For Further Definitions of the Days of Awe, the Afro-Semitic Experience, whose members come from within several different ethnic and religious affiliations, collaborated with cantors at concerts in three cities—New York, New Haven and Greenfield, Mass.—and recorded the results. This is highly spiritual music, often solemn, but never is it less than enlivening. With Cantor Jack Mendelson (subject of the documentary film A Cantor’s Tale) or his son Daniel featured on the majority of tracks, Further Definitions of the Days of Awe aims to wed the spiritualism of chazzanut (cantorial music) with modern Western forms, and largely succeeds.

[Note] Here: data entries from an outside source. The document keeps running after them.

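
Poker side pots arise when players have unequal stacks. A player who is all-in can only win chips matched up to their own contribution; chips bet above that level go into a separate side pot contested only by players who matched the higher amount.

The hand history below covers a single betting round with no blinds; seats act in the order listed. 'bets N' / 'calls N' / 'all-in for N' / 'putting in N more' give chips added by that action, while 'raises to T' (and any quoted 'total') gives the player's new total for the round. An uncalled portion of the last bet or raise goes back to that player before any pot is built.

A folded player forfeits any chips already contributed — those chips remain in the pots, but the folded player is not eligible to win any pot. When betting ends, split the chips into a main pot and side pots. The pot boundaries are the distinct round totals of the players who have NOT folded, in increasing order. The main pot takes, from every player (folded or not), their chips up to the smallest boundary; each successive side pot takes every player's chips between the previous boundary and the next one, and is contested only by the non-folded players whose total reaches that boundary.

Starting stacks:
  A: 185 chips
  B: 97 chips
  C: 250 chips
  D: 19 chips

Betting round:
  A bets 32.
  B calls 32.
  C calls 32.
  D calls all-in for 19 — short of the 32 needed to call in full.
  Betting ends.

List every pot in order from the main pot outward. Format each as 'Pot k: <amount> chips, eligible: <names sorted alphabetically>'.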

Where jazz comes into the picture is in the open-endedness and creative approach of the arrangements. On “Mitzratzeh B’Rachamim,” a bass-driven melody frames an expansive orchestration worthy of Gil Evans, while “Sh’ma Koleinu” (featuring Cantor Erik Contzius and choir) seamlessly matches the booming vocal to slightly off-center piano. It ultimately kicks into a Latin/African percussion-fueled jam before closing down with an extended bass solo from Chevan. “Avinu Malkeinu,” the program closer, is not all that far away from what Duke Ellington brought forth in his Sacred Concerts.
Further Definitions of the Days of Awe isn’t first and foremost a jazz recording—not by accepted contemporary standards—but its integration of jazz and other styles with Jewish liturgical song is an admirable achievement.